Some of the bloodiest fighting was seen on July 2, when an entire regiment of Confederate soldiers was chewed to pieces storming the southern most hill, Round Top, where American artillery gnawed away at Patton’s flanks. Patton was a genius on the offense, but his defensive doctrine left much to desire. Confederate soldiers did take Little Round Top, only to be ejected by a costly American counterattack near dusk. At nightfall, both sides remained in stalemate. Night time attacks by Confederate commandos succeeded in capturing land between Cemetery Ridge and the Round Tops, cutting off the defenders there.
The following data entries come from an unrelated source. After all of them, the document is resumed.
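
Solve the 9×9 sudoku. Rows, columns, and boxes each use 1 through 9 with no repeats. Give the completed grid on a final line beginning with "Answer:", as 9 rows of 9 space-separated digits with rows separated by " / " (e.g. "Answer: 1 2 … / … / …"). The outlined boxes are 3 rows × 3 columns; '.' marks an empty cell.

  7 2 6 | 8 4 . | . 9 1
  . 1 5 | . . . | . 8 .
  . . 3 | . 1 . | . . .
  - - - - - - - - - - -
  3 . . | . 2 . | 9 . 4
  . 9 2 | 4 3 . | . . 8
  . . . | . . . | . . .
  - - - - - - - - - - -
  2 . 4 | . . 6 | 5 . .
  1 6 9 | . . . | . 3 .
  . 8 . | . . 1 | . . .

Step 1. [r9c3∈{7}] r9c3's peers cover all but 7, so r9c3=7.
Step 2. [r1c6∈{3,5}] across row 1, 5 lands solely at r1c6, so r1c6=5.
Step 3. [r5c6∈{7}] r5c6 has the single candidate 7 ⇒ r5c6=7.
Step 4. [r2c6∈{2,3,9}] across col 6, 3 lands solely at r2c6, so r2c6=3.
Step 5. [r3c2∈{4}] nothing but 4 survives at r3c2 ⇒ r3c2=4.
Step 6. [r2c7∈{2,4,6,7}] in row 2, 4 fits only at r2c7, so r2c7=4.
Step 7. [r7c5∈{7,8,9}] row 7 places 8 nowhere but r7c5 ⇒ r7c5=8.
Step 8. [r6c9∈{2,3,5,6,7}] across col 9, 3 lands solely at r6c9 ⇒ r6c9=3.
Step 9. [r3c9∈{2,5,6,7}] 5 has one home in col 9: r3c9, so r3c9=5.
Step 10. [r9c1∈{5}] only 5 remains possible at r9c1 ⇒ r9c1=5.
Step 11. [r9c5∈{9}] r9c5 has the single candidate 9. So r9c5=9.
Step 12. [r5c8∈{1,5,6}] row 5 places 5 nowhere but r5c8, so r5c8=5.
Step 13. [r5c7∈{1,6}] across row 5, 1 lands solely at r5c7. So r5c7=1.
Step 14. [r9c4∈{2,3}] r9c4 is the only open cell in row 9 admitting 3, so r9c4=3.
Step 15. [r7c4∈{7}] nothing but 7 survives at r7c4 ⇒ r7c4=7.
Step 16. [r4c6∈{8}] only 8 remains possible at r4c6. So r4c6=8.
Step 17. [r6c1∈{4,6,8}] row 6 places 4 nowhere but r6c1. So r6c1=4.
Step 18. [r2c1∈{9}] r2c1 has the single candidate 9, so r2c1=9.
Step 19. [r8c5∈{5}] nothing but 5 survives at r8c5, so r8c5=5.
Step 20. [r8c4∈{2}] only 2 remains possible at r8c4, so r8c4=2.
Step 21. [r2c4∈{6}] r2c4 has the single candidate 6. So r2c4=6.
Step 22. [r4c8∈{6,7}] row 4 places 6 nowhere but r4c8 ⇒ r4c8=6.
Step 23. [r2c9∈{2,7}] 2 has one home in row 2: r2c9. So r2c9=2.
Step 24. [r3c4∈{9}] r3c4's peers cover all but 9. So r3c4=9.
Step 25. [r4c3∈{1}] r4c3 is down to just 1. So r4c3=1.
Step 26. [r4c4∈{5}] only 5 remains possible at r4c4, so r4c4=5.
Step 27. [r3c7∈{6,7}] across row 3, 6 lands solely at r3c7 ⇒ r3c7=6.
Step 28. [r9c7∈{2}] only 2 remains possible at r9c7 ⇒ r9c7=2.
Step 29. [r6c7∈{7}] nothing but 7 survives at r6c7 ⇒ r6c7=7.
Step 30. [r3c8∈{7}] r3c8 has the single candidate 7 ⇒ r3c8=7.
Step 31. [r3c6∈{2}] r3c6's peers cover all but 2. So r3c6=2.
Step 32. [r5c1∈{6}] nothing but 6 survives at r5c1. So r5c1=6.
Step 33. [r8c9∈{7}] r8c9 is down to just 7 ⇒ r8c9=7.
Step 34. [r6c3∈{8}] r6c3's peers cover all but 8, so r6c3=8.
Step 35. [r6c5∈{6}] r6c5 has the single candidate 6, so r6c5=6.
Step 36. [r9c8∈{4}] only 4 remains possible at r9c8. So r9c8=4.
Step 37. [r4c2∈{7}] r4c2 has the single candidate 7 ⇒ r4c2=7.
Step 38. [r1c7∈{3}] r1c7's peers cover all but 3 ⇒ r1c7=3.
Step 39. [r8c7∈{8}] only 8 remains possible at r8c7 ⇒ r8c7=8.
Step 40. [r6c8∈{2}] only 2 remains possible at r6c8, so r6c8=2.
Step 41. [r6c4∈{1}] r6c4 has the single candidate 1. So r6c4=1.
Step 42. [r8c6∈{4}] r8c6 has the single candidate 4 ⇒ r8c6=4.
Step 43. [r6c6∈{9}] nothing but 9 survives at r6c6. So r6c6=9.
Step 44. [r6c2∈{5}] only 5 remains possible at r6c2. So r6c2=5.
Step 45. [r7c9∈{9}] r7c9 has the single candidate 9 ⇒ r7c9=9.
Step 46. [r9c9∈{6}] only 6 remains possible at r9c9. So r9c9=6.
Step 47. [r7c2∈{3}] nothing but 3 survives at r7c2, so r7c2=3.
Step 48. [r3c1∈{8}] r3c1 has the single candidate 8 ⇒ r3c1=8.
Step 49. [r7c8∈{1}] nothing but 1 survives at r7c8, so r7c8=1.
Step 50. [r2c5∈{7}] r2c5 has the single candidate 7 ⇒ r2c5=7.

Answer: 7 2 6 8 4 5 3 9 1 / 9 1 5 6 7 3 4 8 2 / 8 4 3 9 1 2 6 7 5 / 3 7 1 5 2 8 9 6 4 / 6 9 2 4 3 7 1 5 8 / 4 5 8 1 6 9 7 2 3 / 2 3 4 7 8 6 5 1 9 / 1 6 9 2 5 4 8 3 7 / 5 8 7 3 9 1 2 4 6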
At dawn, Patton ordered the Round Tops suppressed by Confederate artillery and dive-bombers, while a full scale charge on Cemetery Ridge commenced. At the time and in his mind, his choices were limited between withdrawing south or charging forward. Never a man to back down, Patton gave the order to charge. For five hours, Confederate and American units slugged it out for Cemetery Ridge, with Confederates achieving limited gains. Had he another day, Patton may have taken the ridge, even after suffering 20% losses in his armor. That was not to be.
Arnold moved the bulk of his own armor, both tanks and tank destroyers, south. The flanking move took most of July 2, moving nearly thirty miles around Gettysburg. While Patton struggled to take Cemetery Ridge, Arnold’s own armor slammed into Confederate supply lines on the highway south. Arnold’s intent was not just to destroy Patton’s supply lines, but to encircle the Army of Virginia and either force it to surrender or to destroy it. With his supplies threatened, and encirclement imminent, Patton reluctantly gave the order to fall back– he never once uttered the word retreat.
The Army of Virginia’s retreat was less than orderly, with damaged vehicles and weapons forming a wake of litter than American fighters followed. It was the high-water mark of the Confederate invasion, and the beginning of the end of the Confederate States as an independent entity. Patton’s own aggression, inability to advance as fast as he planned, and inability to achieve air superiority over the battlefield that cost him the war at Gettysburg. It was Arnold’s own inability to achieve the same air superiority that failed to end the war then and there. Neither side utilized aircraft to their full effectiveness, but both sides did prove the value of armor and anti-armor weapons at Gettysburg.